Assisted Living Program
OMIG will identify goods and services delivered to Assisted Living Program (ALP) residents by other providers and billed to the Medicaid program that were also included in the ALP payment rates.
- In an effort to provide meaningful incentives for Managed Care Organizations (MCOs) to pursue fraud, waste and abuse, DOH’s Office of Health Insurance Programs (OHIP) and OMIG are proposing a joint initiative establishing recovery targets that are designed to incentivize MCOs in their recovery efforts. A framework of the plan is being developed, and industry targets will be set. Once the plan is launched, OMIG will monitor each MCO and provide support as needed.
- OMIG will review various aspects of the cost reports, including the underlying data to identify whether disallowed costs are included in the report.
- OMIG will continue to conduct comparative analytics of encounter data and other plan-submitted data sources to evaluate the consistency and completeness of reporting by MCOs.

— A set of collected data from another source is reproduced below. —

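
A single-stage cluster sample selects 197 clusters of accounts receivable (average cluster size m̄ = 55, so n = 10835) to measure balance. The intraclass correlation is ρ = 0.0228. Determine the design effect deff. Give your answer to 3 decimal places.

2.231

deff = 1 + (55 − 1)·0.0228 = 1 + 1.2312 = 2.2312.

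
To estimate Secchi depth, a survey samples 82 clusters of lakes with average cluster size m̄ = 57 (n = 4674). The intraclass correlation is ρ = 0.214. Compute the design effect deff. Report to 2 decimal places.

deff = 1 + (57 − 1)·0.214 = 1 + 11.984 = 12.984.

12.98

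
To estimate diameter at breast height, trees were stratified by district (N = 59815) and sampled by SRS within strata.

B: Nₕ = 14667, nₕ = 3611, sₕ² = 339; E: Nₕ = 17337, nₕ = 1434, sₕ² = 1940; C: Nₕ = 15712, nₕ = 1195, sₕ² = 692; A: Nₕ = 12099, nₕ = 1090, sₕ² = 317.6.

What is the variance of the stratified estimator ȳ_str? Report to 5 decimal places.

Var(ȳ_str) = Σₕ Wₕ²(1 − fₕ)sₕ²/nₕ with Wₕ = Nₕ/N, N = 59815.
B: Wₕ = 0.24520605; term = 0.24520605²·(1 − 0.24619895)·339/3611 = 0.0042549192.
E: Wₕ = 0.28984368; term = 0.28984368²·(1 − 0.08271327)·1940/1434 = 0.10425223.
C: Wₕ = 0.26267659; term = 0.26267659²·(1 − 0.07605652)·692/1195 = 0.036916993.
A: Wₕ = 0.20227368; term = 0.20227368²·(1 − 0.09009009)·317.6/1090 = 0.010847537.
Sum = 0.15627168.

0.15627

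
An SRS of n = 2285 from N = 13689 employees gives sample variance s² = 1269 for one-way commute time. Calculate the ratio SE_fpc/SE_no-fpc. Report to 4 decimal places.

f = n/N = 2285/13689 = 0.16692235.
SE_no-fpc = √(s²/n) = 0.7452255; SE_fpc = √((1−f)s²/n) = 0.68019033.
Ratio = √(1−f) = 0.91273088.

0.9127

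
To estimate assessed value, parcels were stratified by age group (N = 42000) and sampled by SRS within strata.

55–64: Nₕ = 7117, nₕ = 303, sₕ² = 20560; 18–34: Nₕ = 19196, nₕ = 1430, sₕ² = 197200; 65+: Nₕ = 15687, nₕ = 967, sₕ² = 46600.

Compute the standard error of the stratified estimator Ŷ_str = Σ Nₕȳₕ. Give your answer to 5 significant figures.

247890

Var(Ŷ_str) = Σₕ Nₕ²(1 − fₕ)sₕ²/nₕ.
55–64: 7117²·(1 − 303/7117)·20560/303 = 3.290634 × 10^9.
18–34: 19196²·(1 − 1430/19196)·197200/1430 = 4.7029599 × 10^10.
65+: 15687²·(1 − 967/15687)·46600/967 = 1.1127745 × 10^10.
Sum = 6.1447978 × 10^10.
SE = √(6.1447978 × 10^10) = 247890.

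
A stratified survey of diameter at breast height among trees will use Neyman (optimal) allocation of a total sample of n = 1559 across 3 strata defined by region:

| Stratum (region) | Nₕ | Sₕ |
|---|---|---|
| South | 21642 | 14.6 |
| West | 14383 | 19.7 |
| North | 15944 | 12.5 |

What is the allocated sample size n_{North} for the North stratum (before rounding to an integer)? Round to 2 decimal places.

389.06

Neyman allocation: nₕ = n·NₕSₕ / Σⱼ NⱼSⱼ.
Σ NⱼSⱼ = 21642·14.6 + 14383·19.7 + 15944·12.5 = 798618.3.
n_{North} = 1559·15944·12.5 / 798618.3 = 389.06.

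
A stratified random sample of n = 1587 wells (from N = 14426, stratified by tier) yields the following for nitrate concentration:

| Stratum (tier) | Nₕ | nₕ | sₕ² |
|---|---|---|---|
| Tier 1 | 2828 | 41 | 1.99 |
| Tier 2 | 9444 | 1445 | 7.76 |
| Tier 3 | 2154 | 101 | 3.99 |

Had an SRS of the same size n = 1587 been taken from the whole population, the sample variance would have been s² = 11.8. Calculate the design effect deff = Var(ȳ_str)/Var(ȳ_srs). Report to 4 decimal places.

Var(ȳ_str) = Σ Wₕ²(1−fₕ)sₕ²/nₕ with Wₕ = Nₕ/14426:
  Tier 1: (2828/14426)²·(1−41/2828)·1.99/41 = 0.0018382041
  Tier 2: (9444/14426)²·(1−1445/9444)·7.76/1445 = 0.0019493674
  Tier 3: (2154/14426)²·(1−101/2154)·3.99/101 = 8.39449 × 10^-4
  → Var(ȳ_str) = 0.0046270205.
Var(ȳ_srs) = (1 − 1587/14426)·11.8/1587 = 0.0066174452.
deff = 0.0046270205 / 0.0066174452 = 0.6992.

0.6992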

- The Managed Care Plan Review Project Team will focus on further enhancing OMIG program integrity efforts in a continuously developing Medicaid managed care environment. Team resources will be devoted to auditing Medicaid Managed Care Operating Reports (MMCORs), assessing Clinical Risk Groups (CRGs), and analyzing the annual fraud and abuse prevention plan reports submitted by MCOs.
- OMIG will match base audits of claims for managed care enrollees who had a date of services following their date of death, or during a period of incarceration or institutionalization.

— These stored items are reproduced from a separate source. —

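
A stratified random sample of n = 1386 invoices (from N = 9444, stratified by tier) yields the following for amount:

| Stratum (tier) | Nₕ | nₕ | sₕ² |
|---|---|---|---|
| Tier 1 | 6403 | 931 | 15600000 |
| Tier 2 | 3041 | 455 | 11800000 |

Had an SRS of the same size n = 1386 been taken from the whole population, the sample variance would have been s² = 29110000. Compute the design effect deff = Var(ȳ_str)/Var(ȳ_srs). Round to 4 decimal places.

Var(ȳ_str) = Σ Wₕ²(1−fₕ)sₕ²/nₕ with Wₕ = Nₕ/9444:
  Tier 1: (6403/9444)²·(1−931/6403)·15600000/931 = 6582.5255
  Tier 2: (3041/9444)²·(1−455/3041)·11800000/455 = 2286.6705
  → Var(ȳ_str) = 8869.196.
Var(ȳ_srs) = (1 − 1386/9444)·29110000/1386 = 17920.506.
deff = 8869.196 / 17920.506 = 0.4949.

0.4949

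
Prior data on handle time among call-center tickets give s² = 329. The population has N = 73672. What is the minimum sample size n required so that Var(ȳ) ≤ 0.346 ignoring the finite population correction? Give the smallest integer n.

Without fpc, n₀ = s²/D = 329/0.346 = 950.8671.
Rounding up, n = 951.

951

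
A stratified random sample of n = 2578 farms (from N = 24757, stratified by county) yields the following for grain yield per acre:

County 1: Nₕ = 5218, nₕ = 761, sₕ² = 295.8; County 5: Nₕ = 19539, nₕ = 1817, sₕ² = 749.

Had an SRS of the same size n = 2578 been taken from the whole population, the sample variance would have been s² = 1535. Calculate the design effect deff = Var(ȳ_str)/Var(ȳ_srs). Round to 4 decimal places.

Var(ȳ_str) = Σ Wₕ²(1−fₕ)sₕ²/nₕ with Wₕ = Nₕ/24757:
  County 1: (5218/24757)²·(1−761/5218)·295.8/761 = 0.014749055
  County 5: (19539/24757)²·(1−1817/19539)·749/1817 = 0.23288736
  → Var(ȳ_str) = 0.24763642.
Var(ȳ_srs) = (1 − 2578/24757)·1535/2578 = 0.53342014.
deff = 0.24763642 / 0.53342014 = 0.4642.

0.4642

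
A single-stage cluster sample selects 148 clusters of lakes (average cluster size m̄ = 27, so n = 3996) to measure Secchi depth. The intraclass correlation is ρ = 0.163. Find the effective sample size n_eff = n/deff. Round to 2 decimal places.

deff = 1 + (27 − 1)·0.163 = 1 + 4.238 = 5.238.
n_eff = 3996 / 5.238 = 762.89.

762.89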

- OMIG will review Medicaid managed care payments for the same enrollee with multiple client identification numbers.
- OMIG will continue to track enrollees who are retroactively disenrolled from managed care based on what is reported to OMIG by local social service districts, the NYC Human Resources Administration (HRA) and DOH. OMIG will audit those MCOs who have received capitation payments to provide care to enrollees who were subsequently retroactively disenrolled.
- OMIG will review fee-for-service (FFS) payments made for managed care consumers to determine if the services were already included in the managed care benefits package.
Managed Long Term Care
- OMIG will review the enrollment records to determine if the MLTC plans properly determined eligibility for enrollment and provided proper care management to selected members.
- In addition to the independent investigations of social adult day care centers (SADC), OMIG will continue to jointly investigate SADCs with the New York State Attorney General’s Medicaid Fraud Control Unit (MFCU), the New York City Buildings Department and New York City Department for the Aging (DFTA). OMIG will also coordinate with DOH and the State Office for the Aging (SOFA) to improve system controls over SADCs, including implementing the state certification process and aligning with DFTA’s new registration process. OMIG will also continue to verify the documentation that SADCs are required to maintain for certification and continue to meet quarterly with MLTCs and DFTA to coordinate efforts to identify ongoing issues in SADCs.
Early Intervention Services
OMIG will review early intervention providers who received reimbursement from Medicaid.
Office for People With Developmental Disabilities
OMIG will review day habilitation providers, Medicaid Service Coordination and individual residential alternative habilitation services to determine whether services were provided in accordance with Medicaid requirements.